TMP-SMX prophylaxis may reduce infections during GPA treatment
A large population-based study of patients with granulomatosis with polyangiitis (GPA) treated with rituximab found that patients on trimethoprim sulfamethoxazole (TMP-SMX) prophylaxis have half as many serious infections as those not taking prophylaxis (HR=0.49). TMP-SMX prophylaxis was also associated with reduced outpatient visits for infection over a follow-up period of almost 500 days (HR=0.68).
GPA is one of the most common forms of antineutrophilic cytoplasmic antibody (ANCA)-associated vasculitis (AAV) in North America, and serious forms are often treated with rituximab, said Arielle Mendel, MD, MSc, Assistant Professor of Rheumatology, McGill University Health Center, Canada. Infections are the single largest contributor to AAV mortality during the first years after diagnosis. TMP-SMX prophylaxis is already recommended during GPA treatment for prevention of Pneumocystis jirovecii pneumonia, but this infection is rare.

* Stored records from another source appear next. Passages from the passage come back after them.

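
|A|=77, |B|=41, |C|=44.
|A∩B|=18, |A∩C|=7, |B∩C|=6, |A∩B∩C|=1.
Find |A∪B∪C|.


|A∪B∪C| = |A|+|B|+|C| - |A∩B|-|A∩C|-|B∩C| + |A∩B∩C|
= 77+41+44 - 18-7-6 + 1
= 162 - 31 + 1
= 132

|A ∪ B ∪ C| = 132


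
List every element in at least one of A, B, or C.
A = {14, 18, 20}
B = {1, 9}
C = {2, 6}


A ∪ B = {1, 9, 14, 18, 20}
(A ∪ B) ∪ C = {1, 2, 6, 9, 14, 18, 20}

A ∪ B ∪ C = {1, 2, 6, 9, 14, 18, 20}


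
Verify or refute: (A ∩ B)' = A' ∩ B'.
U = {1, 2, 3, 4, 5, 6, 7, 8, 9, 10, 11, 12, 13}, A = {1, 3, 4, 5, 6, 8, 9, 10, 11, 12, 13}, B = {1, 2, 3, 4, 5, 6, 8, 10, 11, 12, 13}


LHS: A ∩ B = {1, 3, 4, 5, 6, 8, 10, 11, 12, 13}
(A ∩ B)' = U \ (A ∩ B) = {2, 7, 9}
A' = {2, 7}, B' = {7, 9}
Claimed RHS: A' ∩ B' = {7}
Identity is INVALID: LHS = {2, 7, 9} but the RHS claimed here equals {7}. The correct form is (A ∩ B)' = A' ∪ B'.

Identity is invalid: (A ∩ B)' = {2, 7, 9} but A' ∩ B' = {7}. The correct De Morgan law is (A ∩ B)' = A' ∪ B'.


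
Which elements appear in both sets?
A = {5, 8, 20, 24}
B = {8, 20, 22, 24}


A ∩ B = elements in both A and B
A = {5, 8, 20, 24}
B = {8, 20, 22, 24}
A ∩ B = {8, 20, 24}

A ∩ B = {8, 20, 24}


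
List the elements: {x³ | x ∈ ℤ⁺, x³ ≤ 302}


Checking each candidate:
Condition: positive perfect cubes ≤ 302
Result = {1, 8, 27, 64, 125, 216}

{1, 8, 27, 64, 125, 216}


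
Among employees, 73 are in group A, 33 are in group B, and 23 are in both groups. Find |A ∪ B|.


|A ∪ B| = |A| + |B| - |A ∩ B|
= 73 + 33 - 23
= 83

|A ∪ B| = 83


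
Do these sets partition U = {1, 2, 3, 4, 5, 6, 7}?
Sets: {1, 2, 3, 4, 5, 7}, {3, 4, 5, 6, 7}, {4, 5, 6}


A partition requires: (1) non-empty parts, (2) pairwise disjoint, (3) union = U
Parts: {1, 2, 3, 4, 5, 7}, {3, 4, 5, 6, 7}, {4, 5, 6}
Union of parts: {1, 2, 3, 4, 5, 6, 7}
U = {1, 2, 3, 4, 5, 6, 7}
All non-empty? True
Pairwise disjoint? False
Covers U? True

No, not a valid partition


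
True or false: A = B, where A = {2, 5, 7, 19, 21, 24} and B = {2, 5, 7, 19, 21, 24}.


Two sets are equal iff they have exactly the same elements.
A = {2, 5, 7, 19, 21, 24}
B = {2, 5, 7, 19, 21, 24}
Same elements → A = B

Yes, A = B


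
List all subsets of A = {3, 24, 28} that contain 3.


A subset of A contains 3 iff the remaining 2 elements form any subset of A \ {3}.
Count: 2^(n-1) = 2^2 = 4
Subsets containing 3: {3}, {3, 24}, {3, 28}, {3, 24, 28}

Subsets containing 3 (4 total): {3}, {3, 24}, {3, 28}, {3, 24, 28}


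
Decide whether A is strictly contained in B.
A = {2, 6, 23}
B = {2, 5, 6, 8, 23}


A ⊂ B requires: A ⊆ B AND A ≠ B.
A ⊆ B? Yes
A = B? No
A ⊂ B: Yes (A is a proper subset of B)

Yes, A ⊂ B


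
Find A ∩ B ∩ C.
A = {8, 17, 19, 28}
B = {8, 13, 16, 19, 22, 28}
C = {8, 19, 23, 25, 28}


A ∩ B = {8, 19, 28}
(A ∩ B) ∩ C = {8, 19, 28}

A ∩ B ∩ C = {8, 19, 28}


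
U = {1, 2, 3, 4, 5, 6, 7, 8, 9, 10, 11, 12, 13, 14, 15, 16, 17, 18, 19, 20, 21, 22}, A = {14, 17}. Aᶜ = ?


Aᶜ = U \ A = elements in U but not in A
U = {1, 2, 3, 4, 5, 6, 7, 8, 9, 10, 11, 12, 13, 14, 15, 16, 17, 18, 19, 20, 21, 22}
A = {14, 17}
Aᶜ = {1, 2, 3, 4, 5, 6, 7, 8, 9, 10, 11, 12, 13, 15, 16, 18, 19, 20, 21, 22}

Aᶜ = {1, 2, 3, 4, 5, 6, 7, 8, 9, 10, 11, 12, 13, 15, 16, 18, 19, 20, 21, 22}


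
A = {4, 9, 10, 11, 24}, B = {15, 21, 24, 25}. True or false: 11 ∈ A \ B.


A = {4, 9, 10, 11, 24}, B = {15, 21, 24, 25}
A \ B = elements in A but not in B
A \ B = {4, 9, 10, 11}
Checking if 11 ∈ A \ B
11 is in A \ B → True

11 ∈ A \ B


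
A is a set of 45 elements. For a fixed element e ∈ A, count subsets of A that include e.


Subsets of A containing e correspond to subsets of A \ {e}, which has 44 elements.
Count = 2^(n-1) = 2^44
= 17592186044416

Number of subsets containing e = 17592186044416


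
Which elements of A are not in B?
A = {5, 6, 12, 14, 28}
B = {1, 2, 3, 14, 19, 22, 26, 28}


A \ B = elements in A but not in B
A = {5, 6, 12, 14, 28}
B = {1, 2, 3, 14, 19, 22, 26, 28}
Remove from A any elements in B
A \ B = {5, 6, 12}

A \ B = {5, 6, 12}


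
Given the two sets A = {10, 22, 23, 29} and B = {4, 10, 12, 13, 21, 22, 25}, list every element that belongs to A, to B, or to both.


A ∪ B = all elements in A or B (or both)
A = {10, 22, 23, 29}
B = {4, 10, 12, 13, 21, 22, 25}
A ∪ B = {4, 10, 12, 13, 21, 22, 23, 25, 29}

A ∪ B = {4, 10, 12, 13, 21, 22, 23, 25, 29}


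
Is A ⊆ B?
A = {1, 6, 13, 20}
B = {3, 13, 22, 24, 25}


A ⊆ B means every element of A is in B.
Elements in A not in B: {1, 6, 20}
So A ⊄ B.

No, A ⊄ B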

“Across observational studies, about a quarter of patients experience a serious infection requiring admission to hospital,” Dr. Mendel said. “We used administrative data to identify those who did or did not receive TMP-SMX within 30 days of rituximab treatment for GPA between 2011 and 2020 and followed them for the development of serious infections or outpatient infection.”
Researchers used Merative Marketscan research databases to identify adults with GPA taking rituximab with one or more claims for inpatient GPA claims or two or more outpatient GPA claims across the United States. A total of 919 patients were included in the analysis.
“TMP-SMX was associated with fewer infections,” Dr. Mendel said. “We need further study to determine for how long prophylaxis is needed, especially for those on long-term rituximab treatment.”